Personal Spending rose 0.3% MoM in June, slightly below expectations of 0.4% but still marking a strong rebound from the 0.1% decline in May. Meanwhile, Personal Income increased by 0.3%, beating forecasts of 0.2% and recovering sharply from the 0.4% drop in the prior month. In addition, the Initial Jobless Claims for the week came in at 218K, slightly below expectations of 224K, pointing to a still-tight labor market.
The Bank of Canada (BoC), based in Ottawa, is the institution that sets interest rates and manages monetary policy for Canada. It does so at eight scheduled meetings a year and ad hoc emergency meetings that are held as required. The BoC primary mandate is to maintain price stability, which means keeping inflation at between 1-3%. Its main tool for achieving this is by raising or lowering interest rates. Relatively high interest rates will usually result in a stronger Canadian Dollar (CAD) and vice versa. Other tools used include quantitative easing and tightening.
In extreme situations, the Bank of Canada can enact a policy tool called Quantitative Easing. QE is the process by which the BoC prints Canadian Dollars for the purpose of buying assets – usually government or corporate bonds – from financial institutions. QE usually results in a weaker CAD. QE is a last resort when simply lowering interest rates is unlikely to achieve the objective of price stability. The Bank of Canada used the measure during the Great Financial Crisis of 2009-11 when credit froze after banks lost faith in each other’s ability to repay debts.

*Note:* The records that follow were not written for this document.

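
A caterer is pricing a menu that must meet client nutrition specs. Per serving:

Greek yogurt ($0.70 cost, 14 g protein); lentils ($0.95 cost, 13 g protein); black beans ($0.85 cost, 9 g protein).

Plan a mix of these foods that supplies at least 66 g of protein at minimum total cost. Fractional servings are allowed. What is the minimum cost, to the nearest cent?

Cost per g of protein: Greek yogurt $0.0500, lentils $0.0731, black beans $0.0944.
With no serving limits, use only Greek yogurt: 66 g / 14 g = 4.714 servings × $0.70 = $3.30.

$3.30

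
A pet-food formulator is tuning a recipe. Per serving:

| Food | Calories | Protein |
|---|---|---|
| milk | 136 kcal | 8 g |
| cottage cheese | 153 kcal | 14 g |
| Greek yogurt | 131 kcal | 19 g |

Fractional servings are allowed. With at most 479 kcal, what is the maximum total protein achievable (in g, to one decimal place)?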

Quantitative tightening (QT) is the reverse of QE. It is undertaken after QE when an economic recovery is underway and inflation starts rising. Whilst in QE the Bank of Canada purchases government and corporate bonds from financial institutions to provide them with liquidity, in QT the BoC stops buying more assets, and stops reinvesting the principal maturing on the bonds it already holds. It is usually positive (or bullish) for the Canadian Dollar.